Yes, I am in the hospital. They say I am going to be here for at least 7 weeks; but do not worry, it was a planned move into Mission of Mercy Hospital and Research Centre. In order to be more economically-minded I have taken up residence in the hospital in which I have been working. In an innovative display of tent-making, Calcutta Mercy Ministries has renovated the two top floors of their hospital. The objective is to attract wealthy paying customers, who will occupy these newly remade rooms, in order to fund the hospital and its numerous free-treatment operations. So I have moved into the only finished room on the top floor, which is still under construction. The room is really very nice. My new alarm clock has become the sound of hammering in the hall and my lullaby the sounds of chisels in the room next-door!
I returned from the neighbouring state of Jharkhand on Monday July 31 where I had spent several days travelling with Calcutta Mercy Ministries founder Mrs. Hulda Buntain. We had flown to the capital city of Ranchi early on Thursday morning and were met by a local pastor, Rev. John Topo, and the Superintendent for the Eastern District of the Assemblies of God North India, Rev. Hannok Ghosh. We spent our days visiting and dedicating village churches and schools all across the state. We had full days in which we covered a lot of terrain…and by terrain I mean roads I had only seen on the Outdoor Adventure Channel! I cannot tell you how many times I was convinced that our jeep would not make it up the road, only to find myself up that road after my head had hit the roof several times! I would also like to say that cows, goats and non-domesticated dogs are not afraid of cars and utilize the roadway as their personal lounge.
The villages we visited were remote and often dependant on agriculture. The scenery was unbelievable with mountains, jungle and rice patties stretching as far as I could see in all directions. The life here was simple. We were often greeted with flower necklaces, singing, dancing, drums, and having our hands washed while water was sprinkled on us using leaves. The warmth of the people was remarkable. In all my life I have never seen such fervent, intense and sincere worship and prayer. These people, who lived such simple lives, simply trusted in God and were thrilled to be known as His church.
I was able to speak briefly at almost every place we visited, especially at the main church in Ranchi. Here I got to deliver a sermonette to the youth in the packed Sunday morning service. It was a wonderful time. The highlights and impact of this journey are too numerous to include here, but I must include a few. The devotion of these people to their faith was astounding. We were travelling through areas which were known to be home to the Naxalites, a communist extremist group. I did not think they were a serious threat until we stopped at a clinic that had just reopened since its doctors had a nasty habit of being kidnapped. Yet, the churches were not only unafraid of these people, but had actually converted several members of this group and were even endorsed as a good thing by the Naxalites in several communities.

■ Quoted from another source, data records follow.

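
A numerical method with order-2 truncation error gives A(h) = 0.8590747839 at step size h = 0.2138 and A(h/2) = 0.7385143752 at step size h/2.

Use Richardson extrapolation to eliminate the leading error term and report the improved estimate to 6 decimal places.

0.698328

With r = 2 the leading error scales as h^2, so the weight is 2^2 = 4.
4*0.7385143752 = 2.9540575008; subtract 0.8590747839 → 2.0949827169
Denominator 4 − 1 = 3.
(4*0.7385143752 − 0.8590747839)/(4 − 1) = 0.6983275723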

The pastors I met were just ordinary people, doing great things for God. Their charisma, dedication and love for the people was evident in everything they did. One pastor had in fact been a Naxalite. One day an elderly lady, who was now a member of his congregation, gave him a Bible and said “read this, it will make you a good person”. As he read, he had a vision of Jesus on the cross and he knew that Christ had died for him. Now, in addition to pastoring, he visits his former criminal-colleagues in prison. He said that they are hungry to know God and plead with him to go to their families and share the Gospel. Another pastor had lost the use of his left eye. As part of his ministry he travels to several isolated villages by motorcycle across rugged terrain. The constant bouncing and jerking of this travel had damaged his retina to the point of partial blindness, yet he continues to pastor all of these churches.
Often we look for God in the grandeur of life: the stars, the mountains, cathedrals, elaborate services and rituals yet, He is most evident in the simplistic, over-looked portions of life. We fail to notice Him in the honesty of a grandmother’s quiet prayers, the mud walls of a church, and the rains that fill the rice patties. God reveals Himself unceasingly in the everyday miracles of life. A simple people, a simple faith, in a God who simply loves us for who we are.